Thomas P. Leist, MD, PhD: Is making a decision to go on treatment sufficient to ensure that the patient remains on therapy? I think that all of you who hear this segment would immediately say, “No, it’s not.” It is very important to openly discuss adherence to medication with the patient, including the burden of adverse effects. Fiscal burdens are also important to recognize: Can they get the medication? Has their insurance changed? How is the co-pay affecting them? It’s important to explore all the barriers that actually lead to reduced adherence and compliance with the medication.
One of the very important considerations around most of the medications that we have available is the fact that once ongoing therapy compliance goes below about 80%, the disease activity of multiple sclerosis [MS] returns to its natural-history course for that particular patient. We all want to afford the patient the best possible outcome from treatment, from management to consideration of adherence. Appropriate questioning of adherence is a very important part of follow-up visits with the practitioner.
How can one potentially ensure that the patient is adherent to medication regimen? Obviously, this is only possible if the patient actually gets the medication. Very often, many of us get letters from the pharmacy benefit provider indicating that the patient hasn’t refilled medication.
If one has a question, there is also the possibility of getting a printout or a readout of the patient’s refill history from the pharmacy benefit provider. This is an integral part of the considerations we address during every follow-up visit. Are you taking your medication? How many doses have you missed? If you have missed doses, why did you miss them? What was the problem surrounding it? Is it that you don’t want to take the medication? Do you have adverse effects? Could you not refill the medication because you have co-pay issues associated with it? Have you changed your insurance plan and the old medication is no longer covered?
All of these are very important points, and there are different approaches, from the electronic health records to the pharmacy benefit records. However, the patient history itself is also very important. Obviously, this is slightly different for medications that are administered at an infusion center or for medications that are administered at very infrequent courses of treatment.
When we have a patient in front of us and we consider potential MS relapse, 1 of the cardinal points is to first ensure that the patient doesn’t have a pseudo-relapse. When I use the word pseudo, I don’t mean that this doesn’t look, feel, or have the characteristics of a relapse for the patient. It’s more a recrudescence, or a return of prior symptoms that the patient has experienced because of an infection.
Very often, when patients go to the emergency [department], the first thing that is done is they are given a dose of steroids. Very often, a urinary tract infection is not ruled out. In patients with new activity, it is very important to ensure us that the symptoms are, in fact, new by history and that the same symptoms are not due to an infection. Subsequently, if the patient has 2 new symptoms, it is also indicated to image the appropriate part of the central nervous system where the lesion is suspected. Showing new lesions, particularly in patients on treatment, will open a conversation with the patient regarding adherence to current therapy. If adherence is present, a discussion with the patient regarding switching medication to 1 with an alternative mode of action may be warranted.
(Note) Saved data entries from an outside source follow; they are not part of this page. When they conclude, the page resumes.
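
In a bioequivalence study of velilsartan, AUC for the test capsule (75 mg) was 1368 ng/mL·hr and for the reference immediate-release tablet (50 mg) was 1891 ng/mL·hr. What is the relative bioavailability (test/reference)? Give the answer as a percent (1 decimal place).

F_rel = (AUC_test/D_test) / (AUC_ref/D_ref)
      = (1368/75) / (1891/50)
      = 18.24 / 37.82 = 0.4823 = 48.23%

F_rel = 48.2%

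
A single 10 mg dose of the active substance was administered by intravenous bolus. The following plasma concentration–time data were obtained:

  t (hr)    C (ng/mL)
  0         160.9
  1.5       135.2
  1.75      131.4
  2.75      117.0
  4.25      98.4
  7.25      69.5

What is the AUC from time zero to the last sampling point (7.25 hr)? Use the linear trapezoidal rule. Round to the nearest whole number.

AUC = 793 ng/mL·hr

Trapezoidal AUC_0→7.25:
  [0→1.5]: (160.9+135.2)/2 × 1.5 = 222.075
  [1.5→1.75]: (135.2+131.4)/2 × 0.25 = 33.325
  [1.75→2.75]: (131.4+117.0)/2 × 1 = 124.2
  [2.75→4.25]: (117.0+98.4)/2 × 1.5 = 161.55
  [4.25→7.25]: (98.4+69.5)/2 × 3 = 251.85
  Sum = 793.0 ng/mL·hr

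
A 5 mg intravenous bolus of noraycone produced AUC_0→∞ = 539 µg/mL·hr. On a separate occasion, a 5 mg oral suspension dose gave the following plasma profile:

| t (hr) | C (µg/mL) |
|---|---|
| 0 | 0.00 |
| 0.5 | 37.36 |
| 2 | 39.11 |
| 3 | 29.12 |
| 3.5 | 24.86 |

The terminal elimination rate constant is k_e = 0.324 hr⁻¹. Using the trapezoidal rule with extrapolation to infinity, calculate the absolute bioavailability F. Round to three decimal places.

F = 0.354

Trapezoidal AUC_0→3.5 (oral suspension):
  [0→0.5]: (0.00+37.36)/2 × 0.5 = 9.34
  [0.5→2]: (37.36+39.11)/2 × 1.5 = 57.3525
  [2→3]: (39.11+29.12)/2 × 1 = 34.115
  [3→3.5]: (29.12+24.86)/2 × 0.5 = 13.495
  Sum = 114.3025 µg/mL·hr
Tail: C_last/k_e = 24.86/0.324 = 76.728
AUC_0→∞ (oral suspension) = 114.3025 + 76.728 = 191.0305 µg/mL·hr
F = (AUC_ev/D_ev)/(AUC_iv/D_iv) = (191.0305/5)/(539/5) = 38.2061/107.8 = 0.3544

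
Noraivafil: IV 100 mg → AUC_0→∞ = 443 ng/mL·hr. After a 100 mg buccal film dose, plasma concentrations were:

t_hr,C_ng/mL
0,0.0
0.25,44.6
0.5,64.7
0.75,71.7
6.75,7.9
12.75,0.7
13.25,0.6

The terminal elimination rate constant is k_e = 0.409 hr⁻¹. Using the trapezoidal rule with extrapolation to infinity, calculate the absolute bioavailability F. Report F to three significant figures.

F = 0.683

Trapezoidal AUC_0→13.25 (buccal film):
  [0→0.25]: (0.0+44.6)/2 × 0.25 = 5.575
  [0.25→0.5]: (44.6+64.7)/2 × 0.25 = 13.6625
  [0.5→0.75]: (64.7+71.7)/2 × 0.25 = 17.05
  [0.75→6.75]: (71.7+7.9)/2 × 6 = 238.8
  [6.75→12.75]: (7.9+0.7)/2 × 6 = 25.8
  [12.75→13.25]: (0.7+0.6)/2 × 0.5 = 0.325
  Sum = 301.2125 ng/mL·hr
Tail: C_last/k_e = 0.6/0.409 = 1.467
AUC_0→∞ (buccal film) = 301.2125 + 1.467 = 302.6795 ng/mL·hr
F = (AUC_ev/D_ev)/(AUC_iv/D_iv) = (302.6795/100)/(443/100) = 3.026795/4.43 = 0.6832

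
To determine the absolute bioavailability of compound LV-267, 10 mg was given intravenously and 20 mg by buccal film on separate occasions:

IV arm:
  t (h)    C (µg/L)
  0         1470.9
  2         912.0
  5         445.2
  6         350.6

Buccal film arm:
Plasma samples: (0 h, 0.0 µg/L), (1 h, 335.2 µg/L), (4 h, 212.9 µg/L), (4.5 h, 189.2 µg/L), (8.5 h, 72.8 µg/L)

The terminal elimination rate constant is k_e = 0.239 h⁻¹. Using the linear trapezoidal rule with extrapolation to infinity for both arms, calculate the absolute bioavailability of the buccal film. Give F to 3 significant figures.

Trapezoidal AUC_0→6 (IV):
  [0→2]: (1470.9+912.0)/2 × 2 = 2382.9
  [2→5]: (912.0+445.2)/2 × 3 = 2035.8
  [5→6]: (445.2+350.6)/2 × 1 = 397.9
  Sum = 4816.6 µg/L·h
IV tail: 350.6/0.239 = 1466.946; AUC_iv,0→∞ = 4816.6 + 1466.946 = 6283.546 µg/L·h
Trapezoidal AUC_0→8.5 (buccal film):
  [0→1]: (0.0+335.2)/2 × 1 = 167.6
  [1→4]: (335.2+212.9)/2 × 3 = 822.15
  [4→4.5]: (212.9+189.2)/2 × 0.5 = 100.525
  [4.5→8.5]: (189.2+72.8)/2 × 4 = 524.0
  Sum = 1614.275 µg/L·h
buccal film tail: 72.8/0.239 = 304.603; AUC_ev,0→∞ = 1614.275 + 304.603 = 1918.878 µg/L·h
F = (AUC_ev/D_ev)/(AUC_iv/D_iv) = (1918.878/20)/(6283.546/10) = 95.9439/628.3546 = 0.1527

F = 0.153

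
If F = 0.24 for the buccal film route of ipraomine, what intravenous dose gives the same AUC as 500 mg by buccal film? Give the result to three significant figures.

Systemic exposure from an extravascular dose = F × D_ev, so the equivalent IV dose is F × D_ev.
D_iv = F × D_ev = 0.24 × 500 = 120 mg

D_iv = 120 mg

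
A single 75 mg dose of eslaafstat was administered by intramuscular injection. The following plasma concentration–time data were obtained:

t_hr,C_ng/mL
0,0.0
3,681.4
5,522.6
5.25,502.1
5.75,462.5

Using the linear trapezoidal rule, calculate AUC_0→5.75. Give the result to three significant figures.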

Multiple sclerosis is a lifelong illness. It requires seeing the patient at regular intervals to get to know them. It is important to understand where they stand in their disease process. With that, it’s also important to understand how the patient is at baseline in their neurological functioning. This will allow us to evaluate the patient when they present with changes in their neurologic functioning. This makes it easier for us.
It is also important to encourage patients to contact the practice if they incur new symptoms so that we can see them earlier, because again, if a patient had symptoms that started 3 or 4 weeks ago and they are already on their plateau, it may be less helpful to consider treatment for an acute lapse in this particular patient.
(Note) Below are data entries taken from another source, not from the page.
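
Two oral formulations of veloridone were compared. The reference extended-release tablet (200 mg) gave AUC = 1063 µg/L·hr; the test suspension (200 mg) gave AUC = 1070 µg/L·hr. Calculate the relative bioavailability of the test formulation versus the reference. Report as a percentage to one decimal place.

F_rel = (AUC_test/D_test) / (AUC_ref/D_ref)
      = (1070/200) / (1063/200)
      = 5.35 / 5.315 = 1.0066 = 100.66%

F_rel = 100.7%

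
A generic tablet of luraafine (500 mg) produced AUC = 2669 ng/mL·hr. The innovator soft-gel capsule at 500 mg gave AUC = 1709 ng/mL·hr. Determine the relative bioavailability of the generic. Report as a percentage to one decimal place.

F_rel = (AUC_test/D_test) / (AUC_ref/D_ref)
      = (2669/500) / (1709/500)
      = 5.338 / 3.418 = 1.5617 = 156.17%

F_rel = 156.2%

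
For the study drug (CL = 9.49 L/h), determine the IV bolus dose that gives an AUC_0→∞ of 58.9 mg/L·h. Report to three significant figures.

Dose = 559 mg

Dose_iv = CL × AUC_0→∞
     = 9.49 × 58.9 = 558.961 mg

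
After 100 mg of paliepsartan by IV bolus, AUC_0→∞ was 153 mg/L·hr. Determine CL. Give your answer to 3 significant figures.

CL = 0.654 L/hr

CL = Dose_iv / AUC_0→∞
   = 100 / 153 = 0.653595 L/hr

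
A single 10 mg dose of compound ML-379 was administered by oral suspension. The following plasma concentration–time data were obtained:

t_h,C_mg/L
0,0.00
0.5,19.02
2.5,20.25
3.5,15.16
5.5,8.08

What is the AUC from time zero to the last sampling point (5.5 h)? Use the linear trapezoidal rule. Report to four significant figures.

AUC = 84.97 mg/L·h

Trapezoidal AUC_0→5.5:
  [0→0.5]: (0.00+19.02)/2 × 0.5 = 4.755
  [0.5→2.5]: (19.02+20.25)/2 × 2 = 39.27
  [2.5→3.5]: (20.25+15.16)/2 × 1 = 17.705
  [3.5→5.5]: (15.16+8.08)/2 × 2 = 23.24
  Sum = 84.97 mg/L·h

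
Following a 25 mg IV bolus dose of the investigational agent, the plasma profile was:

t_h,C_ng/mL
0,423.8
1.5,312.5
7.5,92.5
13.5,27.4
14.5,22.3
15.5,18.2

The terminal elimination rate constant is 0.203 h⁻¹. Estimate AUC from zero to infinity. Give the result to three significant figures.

Trapezoidal AUC_0→15.5:
  [0→1.5]: (423.8+312.5)/2 × 1.5 = 552.225
  [1.5→7.5]: (312.5+92.5)/2 × 6 = 1215.0
  [7.5→13.5]: (92.5+27.4)/2 × 6 = 359.7
  [13.5→14.5]: (27.4+22.3)/2 × 1 = 24.85
  [14.5→15.5]: (22.3+18.2)/2 × 1 = 20.25
  Sum = 2172.025 ng/mL·h
Extrapolated tail: C_last / k_e = 18.2 / 0.203 = 89.655
AUC_0→∞ = 2172.025 + 89.655 = 2261.68 ng/mL·h

AUC = 2260 ng/mL·h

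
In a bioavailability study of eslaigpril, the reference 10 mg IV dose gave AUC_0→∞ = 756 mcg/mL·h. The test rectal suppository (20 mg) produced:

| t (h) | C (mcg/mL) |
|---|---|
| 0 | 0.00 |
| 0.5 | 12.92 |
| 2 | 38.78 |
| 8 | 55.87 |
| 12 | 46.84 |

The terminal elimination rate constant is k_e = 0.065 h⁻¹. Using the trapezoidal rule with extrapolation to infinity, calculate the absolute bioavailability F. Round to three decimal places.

Trapezoidal AUC_0→12 (rectal suppository):
  [0→0.5]: (0.00+12.92)/2 × 0.5 = 3.23
  [0.5→2]: (12.92+38.78)/2 × 1.5 = 38.775
  [2→8]: (38.78+55.87)/2 × 6 = 283.95
  [8→12]: (55.87+46.84)/2 × 4 = 205.42
  Sum = 531.375 mcg/mL·h
Tail: C_last/k_e = 46.84/0.065 = 720.615
AUC_0→∞ (rectal suppository) = 531.375 + 720.615 = 1251.99 mcg/mL·h
F = (AUC_ev/D_ev)/(AUC_iv/D_iv) = (1251.99/20)/(756/10) = 62.5995/75.6 = 0.8280

F = 0.828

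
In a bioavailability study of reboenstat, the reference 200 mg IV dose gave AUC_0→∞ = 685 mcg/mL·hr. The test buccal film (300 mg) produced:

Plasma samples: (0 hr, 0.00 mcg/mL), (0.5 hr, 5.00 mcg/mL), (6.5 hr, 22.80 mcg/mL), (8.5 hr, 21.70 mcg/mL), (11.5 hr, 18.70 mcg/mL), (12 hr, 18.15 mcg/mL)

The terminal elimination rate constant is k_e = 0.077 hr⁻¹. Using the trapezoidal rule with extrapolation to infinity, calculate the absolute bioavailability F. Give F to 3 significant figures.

Trapezoidal AUC_0→12 (buccal film):
  [0→0.5]: (0.00+5.00)/2 × 0.5 = 1.25
  [0.5→6.5]: (5.00+22.80)/2 × 6 = 83.4
  [6.5→8.5]: (22.80+21.70)/2 × 2 = 44.5
  [8.5→11.5]: (21.70+18.70)/2 × 3 = 60.6
  [11.5→12]: (18.70+18.15)/2 × 0.5 = 9.2125
  Sum = 198.9625 mcg/mL·hr
Tail: C_last/k_e = 18.15/0.077 = 235.714
AUC_0→∞ (buccal film) = 198.9625 + 235.714 = 434.6765 mcg/mL·hr
F = (AUC_ev/D_ev)/(AUC_iv/D_iv) = (434.6765/300)/(685/200) = 1.44892/3.425 = 0.4230

F = 0.423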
As always, when a patient presents with new symptoms, it’s important to ensure that we are treating a truly new event and that we are not just treating the adverse effects of an infection.
It is important to keep in mind that multiple sclerosis patients go through periods of relative quiescence followed by periods of more disease activity. It is important to monitor the patients who appear clinically stable for subclinical progression of their disease. It is helpful if certain standard measures can be performed in practice. The Timed 25-Foot Walk Test can be integrated into the vital signs, the 9-Hole Peg Test, or perhaps the Symbol Digit Modalities Test can also be performed to provide a formal assessment of every patient with a quantitative measure that can be followed over time.
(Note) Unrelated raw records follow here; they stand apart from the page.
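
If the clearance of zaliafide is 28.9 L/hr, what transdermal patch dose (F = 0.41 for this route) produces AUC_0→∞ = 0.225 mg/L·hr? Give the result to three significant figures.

Dose = 15.9 mg

Dose = CL × AUC_0→∞ / F
     = 28.9 × 0.225 / 0.41 = 15.8598 mg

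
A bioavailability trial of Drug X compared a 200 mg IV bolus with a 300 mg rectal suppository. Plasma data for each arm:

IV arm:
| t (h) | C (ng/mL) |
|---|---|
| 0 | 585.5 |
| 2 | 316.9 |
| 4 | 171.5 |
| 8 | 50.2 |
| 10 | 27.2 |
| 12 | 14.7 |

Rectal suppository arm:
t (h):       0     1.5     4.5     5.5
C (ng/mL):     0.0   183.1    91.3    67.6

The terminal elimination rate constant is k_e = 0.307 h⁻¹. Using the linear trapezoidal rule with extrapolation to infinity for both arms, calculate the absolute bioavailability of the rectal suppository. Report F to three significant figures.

F = 0.283

Trapezoidal AUC_0→12 (IV):
  [0→2]: (585.5+316.9)/2 × 2 = 902.4
  [2→4]: (316.9+171.5)/2 × 2 = 488.4
  [4→8]: (171.5+50.2)/2 × 4 = 443.4
  [8→10]: (50.2+27.2)/2 × 2 = 77.4
  [10→12]: (27.2+14.7)/2 × 2 = 41.9
  Sum = 1953.5 ng/mL·h
IV tail: 14.7/0.307 = 47.883; AUC_iv,0→∞ = 1953.5 + 47.883 = 2001.383 ng/mL·h
Trapezoidal AUC_0→5.5 (rectal suppository):
  [0→1.5]: (0.0+183.1)/2 × 1.5 = 137.325
  [1.5→4.5]: (183.1+91.3)/2 × 3 = 411.6
  [4.5→5.5]: (91.3+67.6)/2 × 1 = 79.45
  Sum = 628.375 ng/mL·h
rectal suppository tail: 67.6/0.307 = 220.195; AUC_ev,0→∞ = 628.375 + 220.195 = 848.57 ng/mL·h
F = (AUC_ev/D_ev)/(AUC_iv/D_iv) = (848.57/300)/(2001.383/200) = 2.82857/10.006915 = 0.2827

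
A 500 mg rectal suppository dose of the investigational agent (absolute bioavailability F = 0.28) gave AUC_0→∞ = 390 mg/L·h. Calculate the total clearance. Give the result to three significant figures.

CL = 0.359 L/h

CL = F × Dose / AUC_0→∞
   = 0.28 × 500 / 390 = 0.358974 L/h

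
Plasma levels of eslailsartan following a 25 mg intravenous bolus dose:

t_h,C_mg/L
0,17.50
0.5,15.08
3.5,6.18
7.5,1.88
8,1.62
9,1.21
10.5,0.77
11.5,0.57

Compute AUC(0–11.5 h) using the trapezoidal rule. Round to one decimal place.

Trapezoidal AUC_0→11.5:
  [0→0.5]: (17.50+15.08)/2 × 0.5 = 8.145
  [0.5→3.5]: (15.08+6.18)/2 × 3 = 31.89
  [3.5→7.5]: (6.18+1.88)/2 × 4 = 16.12
  [7.5→8]: (1.88+1.62)/2 × 0.5 = 0.875
  [8→9]: (1.62+1.21)/2 × 1 = 1.415
  [9→10.5]: (1.21+0.77)/2 × 1.5 = 1.485
  [10.5→11.5]: (0.77+0.57)/2 × 1 = 0.67
  Sum = 60.6 mg/L·h

AUC = 60.6 mg/L·h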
If a patient comes in and has a clear change in their 25-foot walk time, this may lead to a completely different flow in that care visit. If the patient comes in and has vision that has clearly changed based on a Snellen test, this will affect how we look at the patient’s stability. If the patient has a significant decrement in the Symbol Digit Modalities Test, this will also lead to a discussion with the patient. It will be important as we look forward to value-based care to integrate measures that are quantitative rather than just qualitative evaluations of patients with multiple sclerosis.